Lpq esamina l’area di spooling usata da lpd(8) per stampare file su una stampante e riporta lo stato del job specificato oppure elenca tutti i job associati all’utente. Lpq invocato senza argomenti risponde con un elenco di tutti i job attualmente in coda.

Opzioni:

−P

Specifica una stampante particolare, altrimenti sarà usata la stampante predefinita (o il valore della variabile di ambiente PRINTER ). Tutti gli altri argomenti sono interpretati come nomi di utenti o numeri di job per filtrare solo i job che interessano.

−l

Vengono visualizzate informazioni su ognuno dei file facenti parte del job. Normalmente è mostrata solo l’informazione che rientra in una riga.

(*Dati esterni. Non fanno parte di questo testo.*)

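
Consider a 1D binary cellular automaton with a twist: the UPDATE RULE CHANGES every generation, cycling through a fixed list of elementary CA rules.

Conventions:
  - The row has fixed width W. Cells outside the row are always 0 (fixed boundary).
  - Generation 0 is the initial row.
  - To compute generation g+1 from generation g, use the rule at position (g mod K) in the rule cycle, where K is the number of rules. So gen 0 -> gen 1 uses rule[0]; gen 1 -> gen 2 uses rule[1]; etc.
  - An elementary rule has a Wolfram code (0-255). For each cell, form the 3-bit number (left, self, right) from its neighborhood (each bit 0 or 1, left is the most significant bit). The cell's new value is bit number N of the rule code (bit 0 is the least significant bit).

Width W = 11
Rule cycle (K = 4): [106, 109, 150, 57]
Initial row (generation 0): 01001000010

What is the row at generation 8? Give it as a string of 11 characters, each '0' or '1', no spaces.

Gen 0: 01001000010
Gen 1 (rule 106): 10010000100
Gen 2 (rule 109): 10010110101
Gen 3 (rule 150): 11110000101
Gen 4 (rule 57): 10001110010
Gen 5 (rule 106): 00011010100
Gen 6 (rule 109): 11011111101
Gen 7 (rule 150): 00001111001
Gen 8 (rule 57): 11101000100

Answer: 11101000100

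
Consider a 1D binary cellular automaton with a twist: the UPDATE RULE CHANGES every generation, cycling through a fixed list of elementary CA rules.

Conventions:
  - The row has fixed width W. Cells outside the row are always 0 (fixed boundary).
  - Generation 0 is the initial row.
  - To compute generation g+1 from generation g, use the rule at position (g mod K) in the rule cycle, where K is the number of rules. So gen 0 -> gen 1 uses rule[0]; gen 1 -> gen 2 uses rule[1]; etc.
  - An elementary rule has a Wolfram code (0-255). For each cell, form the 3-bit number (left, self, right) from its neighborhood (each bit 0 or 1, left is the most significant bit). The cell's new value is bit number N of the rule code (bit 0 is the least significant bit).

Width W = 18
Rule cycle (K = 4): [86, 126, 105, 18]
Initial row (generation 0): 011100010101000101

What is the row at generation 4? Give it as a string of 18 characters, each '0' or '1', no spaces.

Answer: 010000000000000010

Derivation:
Gen 0: 011100010101000101
Gen 1 (rule 86): 100110110101101101
Gen 2 (rule 126): 111111111111111111
Gen 3 (rule 105): 100000000000000001
Gen 4 (rule 18): 010000000000000010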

Per ogni job sottoposto (ad es. per invocazione di lpr(1)) lpq riporta il nome dell’utente, la posizione corrente in coda, il nome dei file facenti parte del job, l’identificatore del job (un numero che può essere passato a lprm(1) per rimuovere un job specifico), e la dimensione totale in byte. L’ordine dei job dipende dall’algoritmo usato per scorrere la directory di spool e si suppone che sia FIFO (first in first out - Il primo a entrare è il primo a uscire). I nomi dei file che compongono un job potrebbero non essere disponibili (quando lpr(1) è usato come raccoglitore di una pipeline) nel qual caso il file viene indicato come «standard input».

Se lpq avverte che il demone non è attivo (ad es. a causa di qualche malfunzionamento), allora il comando lpc(8) può essere usato per fare ripartire il demone di stampa.

AMBIENTE

Se la seguente variabile d’ambiente esiste, viene usata da lpq:

PRINTER

Specifica una stampante alternativa di default.

FILE
/etc/printcap

Per determinare le capacità della stampante.

/var/spool/*

Directory usate per lo spooling, come specificato in printcap.

/var/spool/*/cf*

File di controllo specifici dei job.

/var/spool/*/lock

Il file di lock per ottenere l’attuale job attivo.

/usr/share/misc/termcap

Per gestire lo schermo per visualizzazioni ripetute.

VEDERE ANCHE

lpr(1), lprm(1), lpc(8), lpd(8)

STORIA

Lpq è apparso in 3BSD.

BACHI

A causa della natura dinamica delle informazioni nella directory di spooling, le informazioni prodotte da lpq non sono del tutto affidabili. Il formato dell’output è sensibile alla lunghezza delle righe del terminale; questo può provocare una spaziatura esagerata delle colonne.

DIAGNOSTICA

Impossibile aprire molti file. Il file di lock è malformato. File inutili quando non è attivo il demone, ma restano i file nella directory di spooling.